Further, in the present invention, a steel wire can be wrapped around the outer circumference of these cords.

Embodiment One embodiment of the present invention will be described below with reference to the drawings.

Example 1 As shown in FIG. 1 (a), in the steel cord 3 having a twisted structure of 3 + 9 + 15, the carbon content of the wire 4 forming the 3 + 9 layer forming the inner layer is set to 0.62% by weight, and the outermost layer is formed. The carbon content of the 15 strands 5 constituting the above is 0.82% by weight.

The steel cord 3 of the present invention is compared with the conventional steel cord having the same structure, and the results are shown in Table 2.

Example 2 As shown in FIG. 1 (b), in the steel cord 6 having a twist structure of 12 + 15, the carbon content of the 12 strands 7 constituting the inner layer is set to 0.62% by weight and the outer layer is constituted 15 The carbon content of the strand 8 of the book is 0.82% by weight. Further, 9 is a wrapping wire.

The steel cord 6 of the present invention is compared with the conventional steel cord having the same structure, and the results are shown in Table 3.

In each of the above examples, the twisting efficiency is the percentage of the value obtained by dividing the cord breaking strength by the total breaking strength of the wires.

The wrapping wire 9 in Example 2 is a steel wire having a diameter of 0.15 mm and a carbon content of 0.65% by weight, and the wrapping pitch is
It is 3.5 mm.

As is clear from Tables 2 and 3 of each of the above-mentioned examples, since the conventional steel cords are all composed of the same type of strands, the twisting stress in the inner and outer layers and the stranding of the strands occur.

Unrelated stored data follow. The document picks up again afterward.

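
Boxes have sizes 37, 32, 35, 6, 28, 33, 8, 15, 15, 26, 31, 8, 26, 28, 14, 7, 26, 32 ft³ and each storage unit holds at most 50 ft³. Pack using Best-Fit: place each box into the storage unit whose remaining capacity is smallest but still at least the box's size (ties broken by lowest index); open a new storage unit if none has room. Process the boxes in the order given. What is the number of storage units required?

storage unit 1: place 37 ft³, 13 ft³ left
storage unit 2: place 32 ft³, 18 ft³ left
storage unit 3: place 35 ft³, 15 ft³ left
storage unit 1: place 6 ft³, 7 ft³ left
storage unit 4: place 28 ft³, 22 ft³ left
storage unit 5: place 33 ft³, 17 ft³ left
storage unit 3: place 8 ft³, 7 ft³ left
storage unit 5: place 15 ft³, 2 ft³ left
storage unit 2: place 15 ft³, 3 ft³ left
storage unit 6: place 26 ft³, 24 ft³ left
storage unit 7: place 31 ft³, 19 ft³ left
storage unit 7: place 8 ft³, 11 ft³ left
storage unit 8: place 26 ft³, 24 ft³ left
storage unit 9: place 28 ft³, 22 ft³ left
storage unit 4: place 14 ft³, 8 ft³ left
storage unit 1: place 7 ft³, 0 ft³ left
storage unit 10: place 26 ft³, 24 ft³ left
storage unit 11: place 32 ft³, 18 ft³ left
Final storage units: [37,6,7] [32,15] [35,8] [28,14] [33,15] [26] [31,8] [26] [28] [26] [32].

11 storage units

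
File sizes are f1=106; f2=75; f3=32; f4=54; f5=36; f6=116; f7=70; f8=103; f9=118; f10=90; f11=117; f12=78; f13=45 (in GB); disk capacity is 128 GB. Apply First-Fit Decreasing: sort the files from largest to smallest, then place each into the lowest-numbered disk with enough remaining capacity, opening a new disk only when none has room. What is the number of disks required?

9 disks

Sorted descending: 118, 117, 116, 106, 103, 90, 78, 75, 70, 54, 45, 36, 32.
disk 1: place 118 GB, 10 GB left
disk 2: place 117 GB, 11 GB left
disk 3: place 116 GB, 12 GB left
disk 4: place 106 GB, 22 GB left
disk 5: place 103 GB, 25 GB left
disk 6: place 90 GB, 38 GB left
disk 7: place 78 GB, 50 GB left
disk 8: place 75 GB, 53 GB left
disk 9: place 70 GB, 58 GB left
disk 9: place 54 GB, 4 GB left
disk 7: place 45 GB, 5 GB left
disk 6: place 36 GB, 2 GB left
disk 8: place 32 GB, 21 GB left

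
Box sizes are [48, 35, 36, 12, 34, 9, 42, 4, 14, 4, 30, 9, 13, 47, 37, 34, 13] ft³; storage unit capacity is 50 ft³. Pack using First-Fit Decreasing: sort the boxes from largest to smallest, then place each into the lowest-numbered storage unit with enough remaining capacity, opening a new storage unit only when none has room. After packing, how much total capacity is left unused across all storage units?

29

Sorted descending: 48, 47, 42, 37, 36, 35, 34, 34, 30, 14, 13, 13, 12, 9, 9, 4, 4.
48 ft³ → storage unit 1 (remaining 2 ft³)
47 ft³ → storage unit 2 (remaining 3 ft³)
42 ft³ → storage unit 3 (remaining 8 ft³)
37 ft³ → storage unit 4 (remaining 13 ft³)
36 ft³ → storage unit 5 (remaining 14 ft³)
35 ft³ → storage unit 6 (remaining 15 ft³)
34 ft³ → storage unit 7 (remaining 16 ft³)
34 ft³ → storage unit 8 (remaining 16 ft³)
30 ft³ → storage unit 9 (remaining 20 ft³)
14 ft³ → storage unit 5 (remaining 0 ft³)
13 ft³ → storage unit 4 (remaining 0 ft³)
13 ft³ → storage unit 6 (remaining 2 ft³)
12 ft³ → storage unit 7 (remaining 4 ft³)
9 ft³ → storage unit 8 (remaining 7 ft³)
9 ft³ → storage unit 9 (remaining 11 ft³)
4 ft³ → storage unit 3 (remaining 4 ft³)
4 ft³ → storage unit 3 (remaining 0 ft³)
9 storage units × 50 ft³ = 450 ft³; used 421 ft³; unused 29 ft³.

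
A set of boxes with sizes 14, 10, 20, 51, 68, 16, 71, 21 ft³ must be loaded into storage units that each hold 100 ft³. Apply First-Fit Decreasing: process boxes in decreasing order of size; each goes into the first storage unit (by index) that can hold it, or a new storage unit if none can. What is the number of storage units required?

Sorted descending: 71, 68, 51, 21, 20, 16, 14, 10.
71 ft³ → storage unit 1 (remaining 29 ft³)
68 ft³ → storage unit 2 (remaining 32 ft³)
51 ft³ → storage unit 3 (remaining 49 ft³)
21 ft³ → storage unit 1 (remaining 8 ft³)
20 ft³ → storage unit 2 (remaining 12 ft³)
16 ft³ → storage unit 3 (remaining 33 ft³)
14 ft³ → storage unit 3 (remaining 19 ft³)
10 ft³ → storage unit 2 (remaining 2 ft³)

3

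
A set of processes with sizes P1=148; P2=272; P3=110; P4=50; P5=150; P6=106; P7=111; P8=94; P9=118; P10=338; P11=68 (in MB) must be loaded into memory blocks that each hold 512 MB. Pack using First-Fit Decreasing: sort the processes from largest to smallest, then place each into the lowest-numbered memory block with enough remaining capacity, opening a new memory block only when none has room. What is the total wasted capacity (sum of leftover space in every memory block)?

Sorted descending: 338, 272, 150, 148, 118, 111, 110, 106, 94, 68, 50.
Put 338 MB in memory block 1; 174 MB remain.
Put 272 MB in memory block 2; 240 MB remain.
Put 150 MB in memory block 1; 24 MB remain.
Put 148 MB in memory block 2; 92 MB remain.
Put 118 MB in memory block 3; 394 MB remain.
Put 111 MB in memory block 3; 283 MB remain.
Put 110 MB in memory block 3; 173 MB remain.
Put 106 MB in memory block 3; 67 MB remain.
Put 94 MB in memory block 4; 418 MB remain.
Put 68 MB in memory block 2; 24 MB remain.
Put 50 MB in memory block 3; 17 MB remain.
4 memory blocks × 512 MB = 2048 MB; used 1565 MB; unused 483 MB.

483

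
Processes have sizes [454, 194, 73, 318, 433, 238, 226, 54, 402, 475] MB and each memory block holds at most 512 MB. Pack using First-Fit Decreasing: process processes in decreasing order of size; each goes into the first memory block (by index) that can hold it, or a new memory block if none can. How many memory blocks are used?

6 memory blocks

Sorted descending: 475, 454, 433, 402, 318, 238, 226, 194, 73, 54.
Put 475 MB in memory block 1; 37 MB remain.
Put 454 MB in memory block 2; 58 MB remain.
Put 433 MB in memory block 3; 79 MB remain.
Put 402 MB in memory block 4; 110 MB remain.
Put 318 MB in memory block 5; 194 MB remain.
Put 238 MB in memory block 6; 274 MB remain.
Put 226 MB in memory block 6; 48 MB remain.
Put 194 MB in memory block 5; 0 MB remain.
Put 73 MB in memory block 3; 6 MB remain.
Put 54 MB in memory block 2; 4 MB remain.
Final memory blocks: [475] [454,54] [433,73] [402] [318,194] [238,226].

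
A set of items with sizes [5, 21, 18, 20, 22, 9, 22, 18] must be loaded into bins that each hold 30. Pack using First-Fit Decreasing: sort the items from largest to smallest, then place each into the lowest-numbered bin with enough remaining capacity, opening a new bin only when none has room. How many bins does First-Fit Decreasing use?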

The twisting efficiency was around 94% due to the difference in strain, whereas the steel cord of the present invention had a twisting efficiency of 98%.
It improved significantly around%.

EFFECTS OF THE INVENTION Since the steel cord of the present invention uses a steel wire having a low carbon content in its inner layer, the number of disconnections in the wire drawing process and the twisting process is significantly reduced, and the production efficiency can be greatly improved. Further, even after being twisted, the strength of each wire constituting the inner layer and the outer layer is not significantly reduced, and the twisting efficiency as a whole is greatly improved as compared with the conventional one.

[Brief description of drawings]

1 (a) and (b) are sectional views showing steel cords showing different embodiments of the present invention, and FIGS. 2 (a) and (b) are sectional views showing conventional steel cords, respectively. 1.4.5.7.8 …… strand 2.3.6 …… steel cord 9 …… wrapping wire

Claims (1)

[Claims] 1. A steel cord in which a twisted wire of an inner layer is made smaller than a twisted pitch of an outer layer, and at least the innermost layer is formed by using a multi-layer twisted wire having the same wire diameter. The carbon content of the wire is 0.43 to 0.67% by weight, and at least the carbon content of the wire forming the outermost layer is
Steel cord characterized by 0.75 to 0.90%.